U.S. Securities and Exchange Commission chief Gary Gensler is taking the lead in regulating the crypto industry, while Republicans have yet to propose any restraints on his authority.

With the 2024 campaign season approaching, and Democrats controlling the Senate, time is running out for GOP lawmakers to formalize their proposals.

Ron Hammond of the Blockchain Association acknowledges the Senate as a significant hurdle for potential legislation, Bloomberg reported.

Despite legal challenges, the SEC continues to assert its jurisdiction over crypto and enforce strict rules for investor protection.

The agency has sued major crypto exchanges, causing uncertainty in the industry, and has impeded the establishment of a Bitcoin (CRYPTO: BTC) exchange-traded fund and sought greater control over stablecoins.

Crypto advocates argue that the SEC’s approach exceeds its mandate, advocating for many tokens to be classified as commodities rather than securities.

Republican lawmakers Patrick McHenry and Glenn Thompson offer hope for regulatory relief with their proposal, which aims to differentiate digital assets as commodities or securities.

This could limit the SEC’s discretion and shift oversight to the more flexible Commodity Futures Trading Commission (CFTC).

However, the CFTC warns of being a strict overseer based on past enforcement actions.

Under the McHenry-Thompson plan, a token’s classification would depend on the level of decentralization of its associated blockchain network.

The proposal also allows assets initially considered securities to be regulated as commodities and calls for the SEC to adapt rules for crypto trading platforms.

The outlook for the legislation dims as Democratic Representative Maxine Waters expresses concerns and emphasizes the importance of collaboration, particularly with Treasury Secretary Janet Yellen and Gensler.

Waters believes that existing rules are sufficient and accuses digital-asset firms of noncompliance.

Lobbyist Alex Grieve predicts only a 20% chance of the legislation becoming law without substantial Democratic support.

The level of bipartisanship will determine the Senate’s attention to the bill.

Meanwhile, the Senate Banking and Agriculture committees have been less involved, with only one combined hearing on crypto this year.

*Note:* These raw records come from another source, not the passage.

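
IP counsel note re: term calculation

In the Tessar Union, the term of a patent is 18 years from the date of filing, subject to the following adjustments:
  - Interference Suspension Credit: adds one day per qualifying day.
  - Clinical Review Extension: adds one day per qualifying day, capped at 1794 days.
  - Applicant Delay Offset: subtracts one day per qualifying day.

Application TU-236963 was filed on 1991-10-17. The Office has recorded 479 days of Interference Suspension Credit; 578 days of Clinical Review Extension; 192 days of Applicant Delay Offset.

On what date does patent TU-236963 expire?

February 29, 2012

Base term: filing date + 18 years → 17 October 2009.
Interference Suspension Credit: +479 days → 8 February 2011.
Clinical Review Extension: 578 days (within the 1794-day cap) → +578 days → 8 September 2012.
Applicant Delay Offset: −192 days → 29 February 2012.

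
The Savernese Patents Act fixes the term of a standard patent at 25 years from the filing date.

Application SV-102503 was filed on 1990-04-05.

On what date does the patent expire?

Filing date + 25 years → 5 April 2015.

2015-04-05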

Senator Sherrod Brown, who chairs the Banking Committee, generally supports the SEC’s current role but recognizes the need to address industry abuses and collaborate with regulators.

Despite the challenges, industry advocates remain hopeful, citing promising conversations between Republicans and Democrats.

Brett Quick of the Crypto Council for Innovation emphasizes the importance of inclusivity and modifications to the proposed legislation. Stablecoins present a potential area of agreement, as both parties view them as unregulated threats to financial stability.

Waters is willing to negotiate with Republicans on a stablecoin plan.